The broader impact/commercial potential of this I-Corps project is the development of a technology to sequence DNA/RNA from biological materials in small quantities. High-throughput RNA/DNA sequencing, called Next-Generation Sequencing (NGS), is a key technology in healthcare, medical research, and life sciences. It is used in the diagnosis of emerging infectious diseases, biopsies, pre-natal diagnostics, organ transplant, forensics, archaeology, and also basic biological and medical research. However, sequencing of the biomaterials available in small quantities is challenging and most precious biomaterials are usually limited in availability. Single cell genomics and spatial genomics, which also involve small quantity samples, are predicted to be important technologies in the future that will drive the basic understanding of diseases, diagnostics, and therapeutics. The proposed technology may broaden the use of NGS and serve as an enabling technology for this rapidly growing area.This I-Corps project is based on the development of technology to generate DNA/RNA sequence information using Next-Generation Sequencing (NGS) from small quantities of biological materials.
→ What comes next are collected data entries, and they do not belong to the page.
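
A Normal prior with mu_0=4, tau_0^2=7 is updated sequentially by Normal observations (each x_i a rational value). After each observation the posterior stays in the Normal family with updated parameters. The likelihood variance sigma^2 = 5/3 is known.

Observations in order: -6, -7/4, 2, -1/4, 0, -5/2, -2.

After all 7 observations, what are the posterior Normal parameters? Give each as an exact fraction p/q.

mu_0=-401/304, tau_0^2=35/152

obs 1: x=-6 → posterior Normal(-53/13, 35/26)
obs 2: x=-7/4 → posterior Normal(-571/188, 35/47)
obs 3: x=2 → posterior Normal(-403/272, 35/68)
obs 4: x=-1/4 → posterior Normal(-106/89, 35/89)
obs 5: x=0 → posterior Normal(-53/55, 7/22)
obs 6: x=-5/2 → posterior Normal(-317/262, 35/131)
obs 7: x=-2 → posterior Normal(-401/304, 35/152)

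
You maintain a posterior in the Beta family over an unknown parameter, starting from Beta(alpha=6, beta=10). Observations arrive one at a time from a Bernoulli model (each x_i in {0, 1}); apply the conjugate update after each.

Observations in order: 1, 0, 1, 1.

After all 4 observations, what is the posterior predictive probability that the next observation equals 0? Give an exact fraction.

obs 1: x=1 → posterior Beta(7, 10)
obs 2: x=0 → posterior Beta(7, 11)
obs 3: x=1 → posterior Beta(8, 11)
obs 4: x=1 → posterior Beta(9, 11)

11/20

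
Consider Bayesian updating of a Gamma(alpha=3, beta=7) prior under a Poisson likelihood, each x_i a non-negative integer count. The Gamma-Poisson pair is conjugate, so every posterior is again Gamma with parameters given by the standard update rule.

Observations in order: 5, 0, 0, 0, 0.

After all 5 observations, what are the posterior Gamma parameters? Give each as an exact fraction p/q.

obs 1: x=5 → posterior Gamma(8, 8)
obs 2: x=0 → posterior Gamma(8, 9)
obs 3: x=0 → posterior Gamma(8, 10)
obs 4: x=0 → posterior Gamma(8, 11)
obs 5: x=0 → posterior Gamma(8, 12)

alpha=8, beta=12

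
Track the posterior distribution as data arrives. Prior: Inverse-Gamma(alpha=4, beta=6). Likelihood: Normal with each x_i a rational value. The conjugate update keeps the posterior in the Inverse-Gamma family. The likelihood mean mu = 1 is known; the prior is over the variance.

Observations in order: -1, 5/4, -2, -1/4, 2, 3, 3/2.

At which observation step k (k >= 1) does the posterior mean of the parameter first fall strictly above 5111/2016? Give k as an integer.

k = 3

obs 1: x=-1 → posterior Inverse-Gamma(9/2, 8)
obs 2: x=5/4 → posterior Inverse-Gamma(5, 257/32)
obs 3: x=-2 → posterior Inverse-Gamma(11/2, 401/32)
obs 4: x=-1/4 → posterior Inverse-Gamma(6, 213/16)
obs 5: x=2 → posterior Inverse-Gamma(13/2, 221/16)
obs 6: x=3 → posterior Inverse-Gamma(7, 253/16)
obs 7: x=3/2 → posterior Inverse-Gamma(15/2, 255/16)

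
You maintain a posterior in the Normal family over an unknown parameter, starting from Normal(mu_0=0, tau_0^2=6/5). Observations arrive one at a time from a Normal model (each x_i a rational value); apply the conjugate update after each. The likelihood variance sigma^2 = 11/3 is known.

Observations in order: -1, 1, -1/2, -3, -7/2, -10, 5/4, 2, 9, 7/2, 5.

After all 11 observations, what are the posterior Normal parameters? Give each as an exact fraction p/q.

obs 1: x=-1 → posterior Normal(-18/73, 66/73)
obs 2: x=1 → posterior Normal(0, 66/91)
obs 3: x=-1/2 → posterior Normal(-9/109, 66/109)
obs 4: x=-3 → posterior Normal(-63/127, 66/127)
obs 5: x=-7/2 → posterior Normal(-126/145, 66/145)
obs 6: x=-10 → posterior Normal(-306/163, 66/163)
obs 7: x=5/4 → posterior Normal(-567/362, 66/181)
obs 8: x=2 → posterior Normal(-495/398, 66/199)
obs 9: x=9 → posterior Normal(-171/434, 66/217)
obs 10: x=7/2 → posterior Normal(-9/94, 66/235)
obs 11: x=5 → posterior Normal(135/506, 6/23)

mu_0=135/506, tau_0^2=6/23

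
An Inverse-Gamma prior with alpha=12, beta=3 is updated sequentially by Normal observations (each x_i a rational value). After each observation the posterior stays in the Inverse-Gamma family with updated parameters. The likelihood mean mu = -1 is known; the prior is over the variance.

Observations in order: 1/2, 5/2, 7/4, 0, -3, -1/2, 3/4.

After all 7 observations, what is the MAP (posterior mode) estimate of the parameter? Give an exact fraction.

obs 1: x=1/2 → posterior Inverse-Gamma(25/2, 33/8)
obs 2: x=5/2 → posterior Inverse-Gamma(13, 41/4)
obs 3: x=7/4 → posterior Inverse-Gamma(27/2, 449/32)
obs 4: x=0 → posterior Inverse-Gamma(14, 465/32)
obs 5: x=-3 → posterior Inverse-Gamma(29/2, 529/32)
obs 6: x=-1/2 → posterior Inverse-Gamma(15, 533/32)
obs 7: x=3/4 → posterior Inverse-Gamma(31/2, 291/16)

97/88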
Market research suggests that about ~40% of laboratories believe that the biggest bottleneck in NGS is in “library preparation methods.” The proposed NGS library preparation technology may increase the scope of NGS applications. The proposed technology has been shown to be 2-5 times more efficient and generates both quantity and quality data using a lower quantity of template (1-1/100th) compared with existing methods. In addition, the proposed technology may be used for sequencing of small-RNAs using sub-nanogram (picogram) quantity of template, which is not possible using existing technologies. This use of smaller sample sizes may allow NGS to be used with new biological materials and be more accurate, reliable, and informative, which may improve diagnostic and other results.This award reflects NSF's statutory mission and has been deemed worthy of support through evaluation using the Foundation's intellectual merit and broader impacts review criteria.